淫魔なブチャラティに手取り足取り
 この世には様々なスタンド使いが存在する。
 幅広く応用できる能力もあれば、使いどころの限られた能力もある。そのどれもが、意味のある能力だった。

 しかしブチャラティは今、困り果てていた。ひょんなことで喰らったスタンド能力が、あまりにも意味不明だったからだ。

「…まいった」

 思わず盛大に溜め息を吐き、片手で顔を覆った。

 ―――コトの始まりは、今朝がたポルポに呼び出されたときだ。ブチャラティは、たまたま居合わせただけの、別のチームに新しく配属になった新人を紹介された。
 スタンド能力を得て間もないその新入りは、まだスタンドのコントロールが完璧ではなく、ふとした拍子に能力を暴発させ、止めに入ったブチャラティ相手に能力を発動させてしまったのだ。

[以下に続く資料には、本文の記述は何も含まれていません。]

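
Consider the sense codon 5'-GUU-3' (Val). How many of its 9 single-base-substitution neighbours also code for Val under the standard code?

3

Position 1: none → 0 synonymous.
Position 2: none → 0 synonymous.
Position 3: GUC, GUA, GUG → 3 synonymous.
Total: 0 + 0 + 3 = 3.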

 そしてそのスタンド能力は、完全にブチャラティの理解の範疇を超えていた。

 それは決して、相手を傷つけるようなものではなかった。しかし、その新入りの口から、自身のスタンド能力を説明されたとき、ブチャラティは戦慄した。


 ―――『このスタンドは、触れた相手を淫魔に変える』―――










 淫魔。夢に化けて出ては、人間の精を搾り取る夢魔。性別によって、サキュバスやインキュバスと分けて呼ばれる。

「待って、全然意味がわかんない」
「ではよく聞け。もう一度説明する」

 いたって真面目に、淫魔について再度説明し始めたブチャラティに、ユウリは「そうじゃないわよ!」と声を荒げた。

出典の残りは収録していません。